"I often wonder how you can find time for what you do, in addition to the care of the house; and how good Mrs. West could have written such books and collected so many hard works, with all her family cares, is still more a matter of astonishment. Composition seems to me impossible with a head full of joints of mutton and doses of rhubarb."~Jane Austen in a letter to her sister Cassandra, 1816




Thursday, July 8, 2010

Collecting Book Ideas

As my blogger profile boasts, I’ve been working on ideas for a book, but very piecemeal. When I first mentioned it to hubby his suggestion was to come up with an outline. But I really am not sure exactly where my book is going, so writing an outline won’t work for me, at least not at this point. Following the oft-cited advice that writers should “write what they know,” I’m thinking the book will be about my largely positive experience growing up within a tightly knit Catholic school and church community in suburbia in the 1980s and early 90s.

Since I’m not yet sure how I will structure the book I’ve been writing a page or two on different topics that I think I will include in the book as they occur to me. I’ve been researching on the Internet and checking books out of the library in large stacks. It’s like I’m collecting tidbits I’ve found on a nature walk. I’m hoping a shape will start to emerge organically from these disparate efforts.

One of my strategies was to get a sense of spiritual memoirs written by people about my age. I conducted an Amazon search and came up with Not that Kind of Girl, by Carlene Bauer, released last year (Harper Collins). Unlike what one might think is the usual approach in writing a spiritual memoir, Bauer tells the story of losing her religion rather than of finding it. But Bauer lets go of her faith so thoughtfully that her book brought me to more closely consider why I have held on to mine and where the challenges lie in maintaining a spiritual outlook on life.

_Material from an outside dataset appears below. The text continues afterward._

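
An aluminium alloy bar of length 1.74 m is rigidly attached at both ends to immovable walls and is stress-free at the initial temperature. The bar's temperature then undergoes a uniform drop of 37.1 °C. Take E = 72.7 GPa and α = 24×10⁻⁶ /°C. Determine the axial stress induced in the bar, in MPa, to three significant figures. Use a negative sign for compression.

Free thermal expansion αLΔT = 24e-6 · 1740 · -37.1 = -1.549 mm.
The walls impose strain ε = −(-1.549)/1740 = 8.9040e-04; σ = Eε = 72700 · 8.9040e-04 = 64.73 MPa.

64.7 MPa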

Bauer recounts how religious teachings at the nondenominational churches and Christian schools she attended shaped her perspective though elementary and high school and continuing in college and her early working years. Unfortunately, the shoots of her childhood spirituality, watered by the comforting wording and colorful stories of the King James Bible, were trampled during episodes such as a terrorizing experience where a Sunday school teacher vividly described the coming of the Antichrist at the end of the world. In high school, Bauer had trouble reconciling her love for the Jesus of the gospels with her distaste for her pastors’ vehement denunciation of popular culture. Nevertheless Bauer conscientiously took notes during the sermons at church and resolved to be the best Christian she could.

Bauer’s questioning intensified through college and her early working years. Despite a hope in God’s plan for her, she at the same time searched for proof that religion was bunk. She attended a small Jesuit college and there was exposed to existential philosophers, none of which quite reverberated with her. She was known as the “good girl” who didn’t party and was saving herself for marriage. But Bauer remained confused as to whether she truly believed the values she had embraced or was avoiding experimentation due to her timid personality. She resolves to test her spirituality by trying out the lifestyle she has avoided in New York City after college.

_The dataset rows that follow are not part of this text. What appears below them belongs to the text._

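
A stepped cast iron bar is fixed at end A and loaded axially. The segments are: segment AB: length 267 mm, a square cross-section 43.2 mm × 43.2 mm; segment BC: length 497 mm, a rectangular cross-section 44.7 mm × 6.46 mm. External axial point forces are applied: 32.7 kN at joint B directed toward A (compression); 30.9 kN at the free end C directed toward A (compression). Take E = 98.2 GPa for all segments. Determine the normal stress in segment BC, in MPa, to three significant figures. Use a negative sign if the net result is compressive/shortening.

Internal axial forces (sectioning from the free end, tension +): N_BC = -30.9 kN, N_AB = -63.6 kN.
A_BC = 288.8 mm².
σ_BC = N_BC/A_BC = -30900/288.8 = -107 MPa.

-107 MPa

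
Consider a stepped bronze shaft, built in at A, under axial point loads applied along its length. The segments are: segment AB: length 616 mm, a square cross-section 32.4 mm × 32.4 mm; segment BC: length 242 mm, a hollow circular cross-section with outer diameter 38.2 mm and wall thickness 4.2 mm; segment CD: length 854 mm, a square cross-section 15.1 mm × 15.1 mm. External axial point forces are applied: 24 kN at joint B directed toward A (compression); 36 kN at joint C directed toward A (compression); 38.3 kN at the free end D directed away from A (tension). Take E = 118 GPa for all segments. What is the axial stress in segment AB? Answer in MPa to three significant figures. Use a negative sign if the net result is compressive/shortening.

Internal axial forces (sectioning from the free end, tension +): N_CD = 38.3 kN, N_BC = 2.3 kN, N_AB = -21.7 kN.
A_AB = 1050 mm².
σ_AB = N_AB/A_AB = -21700/1050 = -20.67 MPa.

-20.7 MPa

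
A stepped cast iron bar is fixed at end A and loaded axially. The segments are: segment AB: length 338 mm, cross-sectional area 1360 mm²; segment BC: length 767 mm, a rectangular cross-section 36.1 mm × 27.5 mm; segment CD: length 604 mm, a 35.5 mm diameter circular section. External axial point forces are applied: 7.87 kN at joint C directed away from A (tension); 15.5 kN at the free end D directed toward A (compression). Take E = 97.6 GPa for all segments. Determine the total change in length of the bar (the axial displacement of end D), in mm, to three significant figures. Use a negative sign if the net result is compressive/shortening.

-0.177 mm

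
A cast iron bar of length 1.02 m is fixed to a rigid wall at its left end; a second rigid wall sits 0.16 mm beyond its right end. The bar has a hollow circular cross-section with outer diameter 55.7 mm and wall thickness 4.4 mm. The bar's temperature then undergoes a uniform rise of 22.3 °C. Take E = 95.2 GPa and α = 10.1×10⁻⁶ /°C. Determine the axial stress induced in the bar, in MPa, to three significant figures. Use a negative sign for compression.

-6.51 MPa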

Bauer never feels fully comfortable eschewing her spiritual side. She tries out drinking and one-night-stands, but they don’t provide her questioning mind any solace. Finally she tries out the Catholic Church, converting in a quick decision that saddens her mom but cheers her grandma, a Catholic. Bauer doesn’t find her answers in the Catholic Church either, and that disappointment seems to cement her eventual disengagement from religion altogether. The suggestion at the end of the book is that she finally finds a man who satisfies her intellect and the relationship provides the mooring she had been looking for in the form of religion.

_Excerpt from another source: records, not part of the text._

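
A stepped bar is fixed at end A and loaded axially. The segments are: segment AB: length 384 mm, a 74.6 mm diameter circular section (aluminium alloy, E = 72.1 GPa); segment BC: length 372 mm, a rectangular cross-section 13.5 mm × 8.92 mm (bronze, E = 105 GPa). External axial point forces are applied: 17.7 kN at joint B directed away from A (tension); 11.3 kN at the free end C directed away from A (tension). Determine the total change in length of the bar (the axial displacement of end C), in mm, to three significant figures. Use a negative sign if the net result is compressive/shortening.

Internal axial forces (sectioning from the free end, tension +): N_BC = 11.3 kN, N_AB = 29 kN.
A_AB = 4371 mm².
A_BC = 120.4 mm².
δ_AB = 29000·384/(4371·72100) = 0.03534 mm
δ_BC = 11300·372/(120.4·105000) = 0.3325 mm
δ = Σδ_i = 0.3678 mm.

0.368 mm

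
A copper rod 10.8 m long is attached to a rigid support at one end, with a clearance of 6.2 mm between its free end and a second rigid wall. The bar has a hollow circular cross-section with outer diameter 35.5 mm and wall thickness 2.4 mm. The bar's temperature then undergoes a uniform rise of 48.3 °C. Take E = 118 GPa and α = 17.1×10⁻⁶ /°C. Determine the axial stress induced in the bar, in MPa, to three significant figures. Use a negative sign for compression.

Free thermal expansion αLΔT = 17.1e-6 · 10800 · 48.3 = 8.92 mm.
The walls engage after the gap closes; constrained expansion = 8.92 − 6.2 = 2.72 mm.
The walls impose strain ε = −(2.72)/10800 = -2.5186e-04; σ = Eε = 118000 · -2.5186e-04 = -29.72 MPa.

-29.7 MPa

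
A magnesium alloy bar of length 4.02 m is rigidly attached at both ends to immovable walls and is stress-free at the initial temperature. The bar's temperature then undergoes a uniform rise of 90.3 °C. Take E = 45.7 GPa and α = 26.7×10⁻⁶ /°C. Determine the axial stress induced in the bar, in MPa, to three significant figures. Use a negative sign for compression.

Free thermal expansion αLΔT = 26.7e-6 · 4020 · 90.3 = 9.692 mm.
The walls impose strain ε = −(9.692)/4020 = -2.4110e-03; σ = Eε = 45700 · -2.4110e-03 = -110.2 MPa.

-110 MPa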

There are flashes of really elegant writing in the book, Bauer’s first. She was rightly encouraged by a high school English teacher to become a writer. But it depressed me that Bauer’s earnest search for spirituality was in the end fruitless. My nearness to my children, my witness of their growing up, has underlined for me the presence of the Divine in this life. But with a popular culture so largely disdainful of any sense of the spiritual or religion beyond positivity or self-actualization, my teaching my children prayers, bringing them to church, instilling in them a love for God, seems more and more counter cultural. Is a spiritual outlook relevant in today’s world? How do you encourage your spirituality, be it through structured religion or not?